Micron shares were up 9.59% at $1,075.73 with markets cheered by the prospect of a U.S.-Iran peace deal.
Shares have been volatile as investors debate Micron’s valuation. The chip maker trades at a notably low forward price-to-earnings ratio, a reflection of the memory industry’s frequent boom-and-bust cycles. Micron was trading at 9.74 times forward earnings as of Friday’s close versus 25.5 times for the tech-heavy Nasdaq Composite according to FactSet.
However, the prospect of a so-called supercycle in memory chips, caused by the need for the components in AI hardware, is leading investors to reconsider Micron’s valuation.

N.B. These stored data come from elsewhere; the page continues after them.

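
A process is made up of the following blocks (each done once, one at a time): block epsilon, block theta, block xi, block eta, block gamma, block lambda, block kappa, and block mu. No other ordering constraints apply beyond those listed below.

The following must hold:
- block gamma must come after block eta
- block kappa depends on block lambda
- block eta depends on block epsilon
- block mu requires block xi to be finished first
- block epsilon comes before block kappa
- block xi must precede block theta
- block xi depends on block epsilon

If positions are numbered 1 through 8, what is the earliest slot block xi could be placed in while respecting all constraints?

The only block forced before block xi (directly or transitively) is block epsilon.
With 1 mandatory predecessor, the earliest block xi can sit is position 1+1 = 2, and placing just that one first achieves it.

2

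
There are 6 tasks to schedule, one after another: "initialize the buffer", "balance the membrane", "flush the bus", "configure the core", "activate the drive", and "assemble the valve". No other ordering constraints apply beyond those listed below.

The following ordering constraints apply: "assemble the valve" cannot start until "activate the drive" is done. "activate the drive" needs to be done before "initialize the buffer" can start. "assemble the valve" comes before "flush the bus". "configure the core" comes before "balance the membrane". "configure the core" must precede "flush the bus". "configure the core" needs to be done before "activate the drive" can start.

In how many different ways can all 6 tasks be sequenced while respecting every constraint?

15

"configure the core" is the only task with nothing required before it, so every ordering starts there.
Systematically extending each partial ordering one task at a time and counting, there are 15 complete orderings.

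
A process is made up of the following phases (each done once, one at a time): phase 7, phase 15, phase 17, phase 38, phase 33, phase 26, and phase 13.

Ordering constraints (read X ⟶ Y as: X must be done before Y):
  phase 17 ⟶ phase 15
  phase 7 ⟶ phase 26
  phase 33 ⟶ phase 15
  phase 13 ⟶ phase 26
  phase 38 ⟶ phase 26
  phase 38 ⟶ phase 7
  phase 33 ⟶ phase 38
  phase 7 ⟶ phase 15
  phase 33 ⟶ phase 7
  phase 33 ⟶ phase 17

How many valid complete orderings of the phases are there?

37

The phases with no prerequisites are phase 33, phase 13; any of them can be placed first.
Enumerating by repeatedly choosing an available phase (one whose prerequisites are all placed) gives 37 distinct complete orderings.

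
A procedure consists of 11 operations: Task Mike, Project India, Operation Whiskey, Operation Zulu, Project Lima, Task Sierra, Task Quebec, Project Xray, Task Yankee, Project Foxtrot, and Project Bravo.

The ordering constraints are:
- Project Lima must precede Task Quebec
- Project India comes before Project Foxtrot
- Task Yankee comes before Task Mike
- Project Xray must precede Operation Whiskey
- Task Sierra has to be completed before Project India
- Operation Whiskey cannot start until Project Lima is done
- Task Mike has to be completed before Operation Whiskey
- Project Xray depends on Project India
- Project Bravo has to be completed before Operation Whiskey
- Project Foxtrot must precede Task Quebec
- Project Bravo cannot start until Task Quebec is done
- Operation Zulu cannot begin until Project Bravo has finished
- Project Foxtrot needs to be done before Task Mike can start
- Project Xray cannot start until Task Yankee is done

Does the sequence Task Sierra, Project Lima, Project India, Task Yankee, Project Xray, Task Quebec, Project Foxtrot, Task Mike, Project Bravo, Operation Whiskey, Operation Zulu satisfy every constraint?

No

Here Project Foxtrot comes after Task Quebec.
But one of the constraints requires Project Foxtrot before Task Quebec, so this ordering violates it.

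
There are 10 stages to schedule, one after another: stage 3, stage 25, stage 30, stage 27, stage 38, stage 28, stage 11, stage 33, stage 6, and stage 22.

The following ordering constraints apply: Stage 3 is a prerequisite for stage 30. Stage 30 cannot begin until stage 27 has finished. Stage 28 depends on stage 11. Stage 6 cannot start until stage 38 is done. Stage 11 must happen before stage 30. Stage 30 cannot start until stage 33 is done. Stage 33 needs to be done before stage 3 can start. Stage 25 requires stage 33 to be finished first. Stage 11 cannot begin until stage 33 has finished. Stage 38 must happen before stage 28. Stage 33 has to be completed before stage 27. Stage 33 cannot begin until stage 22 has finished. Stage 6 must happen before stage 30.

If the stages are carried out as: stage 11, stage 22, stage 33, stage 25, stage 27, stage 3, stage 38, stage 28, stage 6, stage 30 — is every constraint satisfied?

The sequence places stage 11 ahead of stage 33.
That contradicts the constraint that stage 33 must precede stage 11.

No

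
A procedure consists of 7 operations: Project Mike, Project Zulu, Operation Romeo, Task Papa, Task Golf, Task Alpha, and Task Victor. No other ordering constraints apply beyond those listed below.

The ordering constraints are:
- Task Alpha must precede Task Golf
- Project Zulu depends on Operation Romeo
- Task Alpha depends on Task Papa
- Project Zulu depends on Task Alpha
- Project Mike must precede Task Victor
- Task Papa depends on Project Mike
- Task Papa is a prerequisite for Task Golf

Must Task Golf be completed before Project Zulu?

No

Nothing in the constraints links Task Golf and Project Zulu; they are unordered relative to each other.
So Task Golf can come before Project Zulu or after — it is not forced.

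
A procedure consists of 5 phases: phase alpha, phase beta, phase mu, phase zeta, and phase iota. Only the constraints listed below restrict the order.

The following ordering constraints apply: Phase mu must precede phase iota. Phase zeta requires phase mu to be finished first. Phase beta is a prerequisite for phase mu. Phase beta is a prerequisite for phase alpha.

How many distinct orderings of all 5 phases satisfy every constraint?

8

Phase beta is the only phase with nothing required before it, so every ordering starts there.
Counting all ways to extend the partial order to a total order gives 8.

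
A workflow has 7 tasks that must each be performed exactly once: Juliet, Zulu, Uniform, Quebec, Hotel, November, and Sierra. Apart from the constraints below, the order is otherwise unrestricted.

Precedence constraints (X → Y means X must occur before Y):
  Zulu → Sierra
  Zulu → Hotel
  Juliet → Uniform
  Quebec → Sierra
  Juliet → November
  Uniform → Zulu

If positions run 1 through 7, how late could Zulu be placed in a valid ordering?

The tasks that are forced after Zulu, directly or by a chain of constraints, are Hotel, Sierra. That's 2 tasks.
So at least 2 tasks follow Zulu, putting Zulu no later than position 5. That position is achievable by scheduling everything else first.

5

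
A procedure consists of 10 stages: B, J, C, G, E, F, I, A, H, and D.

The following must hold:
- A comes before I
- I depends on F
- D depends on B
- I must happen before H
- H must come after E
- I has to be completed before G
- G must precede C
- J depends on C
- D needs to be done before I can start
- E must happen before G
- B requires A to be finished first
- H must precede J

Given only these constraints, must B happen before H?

Yes

Tracing the constraints gives a chain: B → D → I → H.
Hence B necessarily comes before H.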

Barron’s has argued Micron is undervalued considering the potential for a long-term earnings boost.
The latest sign of the memory-supply crunch came last week when the new head of the Xbox videogame console division at Microsoft warned in a publicly released memo that the unit was facing a “hardware component crisis.” Xbox CEO Asha Sharma said memory costs have risen roughly fivefold over the past two years and the company is unable to make as many consoles as consumers want.
“That a platform holder is publicly weighing a new hardware model and flagging constrained console output shows the pass through has moved from PCs and phones into fixed BOM [bill of materials] devices that can’t easily reprice, reinforcing our structural shortage through 2027+ thesis,” wrote Wedbush analyst Matt Bryson in a research note.